As additional evidence of the crime culture existing in that area at the time, the police reports claim Cynthia Wilcox had been choked once to the point “where she almost passed out” by drug dealers to whom she owed money. She’d been threatened. Beaten. Many of the working girls whom police spoke to in the days after her body was found did not seem all that surprised a working girl within this crowd of prostitutes, drug dealers, and truckers had gone missing and wound up dead. They also weren’t shocked the dead girl turned out to be Wilcox, who many described as working in a high-risk atmosphere. Wilcox had reportedly stolen nine hundred dollars from a trucker. In addition, an anonymous witness explained to police a “Mexican truck driver in a white cattle truck” had been giving her trouble for months. He’d been seen at local rest stops on several occasions, grabbing her by the arm, pulling her along, slapping her around. She’d owed him money for drugs. Another witness claimed the Mexican truck driver took Wilcox out to breakfast early that morning (August 27), fed her, and then killed her. It would not have been all that difficult to gift her a few bags of tainted dope and let her kill herself. A kitchen worker at the Blueberry Hill Café told police he saw a white cattle truck (Jesperson’s rig was blue) parked where her body was later found, around the date her body would have been dumped.
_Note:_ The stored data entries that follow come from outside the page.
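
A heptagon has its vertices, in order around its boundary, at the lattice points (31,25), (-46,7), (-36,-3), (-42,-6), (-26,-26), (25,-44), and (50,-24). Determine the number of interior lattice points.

By the shoelace formula, twice the signed area is |(31·7 − (-46)·25) + ((-46)·(-3) − (-36)·7) + ((-36)·(-6) − (-42)·(-3)) + ((-42)·(-26) − (-26)·(-6)) + ((-26)·(-44) − 25·(-26)) + (25·(-24) − 50·(-44)) + (50·25 − 31·(-24))| = 8171, so the area is 8171/2.
The number of boundary lattice points is Σ gcd(|Δx|,|Δy|) = gcd(77,18) + gcd(10,10) + gcd(6,3) + gcd(16,20) + gcd(51,18) + gcd(25,20) + gcd(19,49) = 1+10+3+4+3+5+1 = 27.
By Pick's theorem A = I + B/2 − 1, so I = 8171/2 − 27/2 + 1 = 4073.

4073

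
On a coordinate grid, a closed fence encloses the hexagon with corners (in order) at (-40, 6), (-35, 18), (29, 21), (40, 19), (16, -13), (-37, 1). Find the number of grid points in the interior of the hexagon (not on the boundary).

The shoelace formula gives twice the area as |((-40)·18 − (-35)·6) + ((-35)·21 − 29·18) + (29·19 − 40·21) + (40·(-13) − 16·19) + (16·1 − (-37)·(-13)) + ((-37)·6 − (-40)·1)| = 3527, so the area is 3527/2.
The number of boundary lattice points is Σ gcd(|Δx|,|Δy|) = gcd(5,12) + gcd(64,3) + gcd(11,2) + gcd(24,32) + gcd(53,14) + gcd(3,5) = 1+1+1+8+1+1 = 13.
By Pick's theorem A = I + B/2 − 1, so I = 3527/2 − 13/2 + 1 = 1758.

1758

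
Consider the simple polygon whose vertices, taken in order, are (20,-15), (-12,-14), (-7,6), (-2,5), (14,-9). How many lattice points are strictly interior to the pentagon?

Using the shoelace formula, 2A = |(20·(-14) − (-12)·(-15)) + ((-12)·6 − (-7)·(-14)) + ((-7)·5 − (-2)·6) + ((-2)·(-9) − 14·5) + (14·(-15) − 20·(-9))| = 735, so the area is 367.5.
The number of boundary lattice points is Σ gcd(|Δx|,|Δy|) = gcd(32,1) + gcd(5,20) + gcd(5,1) + gcd(16,14) + gcd(6,6) = 1+5+1+2+6 = 15.
By Pick's theorem A = I + B/2 − 1, so I = 367.5 − 15/2 + 1 = 361.

361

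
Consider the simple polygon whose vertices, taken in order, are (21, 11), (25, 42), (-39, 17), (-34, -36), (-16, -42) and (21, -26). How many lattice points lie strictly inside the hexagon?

3767

By the shoelace formula, twice the signed area is |[21·42 − 25·11] + [25·17 − (-39)·42] + [(-39)·(-36) − (-34)·17] + [(-34)·(-42) − (-16)·(-36)] + [(-16)·(-26) − 21·(-42)] + [21·11 − 21·(-26)]| = 7579, so the area is 7579/2.
Along each edge there are gcd(|Δx|,|Δy|)+1 lattice points, so counting each shared vertex once the boundary has gcd(4,31) + gcd(64,25) + gcd(5,53) + gcd(18,6) + gcd(37,16) + gcd(0,37) = 1+1+1+6+1+37 = 47.
Pick's theorem gives I = A − B/2 + 1 = 7579/2 − 47/2 + 1 = 3767.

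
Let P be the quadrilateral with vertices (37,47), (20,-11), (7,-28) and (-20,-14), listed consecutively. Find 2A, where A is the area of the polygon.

2910

The shoelace formula gives twice the area as |(37·(-11) − 20·47) + (20·(-28) − 7·(-11)) + (7·(-14) − (-20)·(-28)) + ((-20)·47 − 37·(-14))| = 2910, so the area is 1455.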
There was a tablecloth located at the Oakdale Lake campsite where she was staying with her husband. One interview claimed the tablecloth had blood on it and reeked of a terrible “death” stench. Both Cynthia Wilcox and Jesperson’s Turlock victim wore red tops—consistent with what some later called the “red top girls” of Highway 99, a group of prostitutes, all of whom wore red tops to indicate who they were to truckers.

Had Cynthia Wilcox, who was said to have taken her methadone dose late in the day, August 27, fired up a few bags, OD’d in someone’s truck, and that person dumped her at the Blueberry Hill Café? To make her death look suspicious, hoping to perhaps cause confusion for police, maybe the person who’d dumped her rolled up her skirt? Furthermore, why hadn’t Jesperson ever been charged with her murder? Thomas Phelan had cut deals and done a good job of getting the death penalty off the table in exchange for information, but still, California never pursued Jesperson in Cynthia Lynn (Rose) Wilcox’s case. The last line of the forty-nine-page report concluded that “Jesperson marked the area where he placed [his Turlock] victim’s body, again inconsistent with the facts of the case.... This is the end of the report.” The case was closed; the report “approved” on December 1, 1996.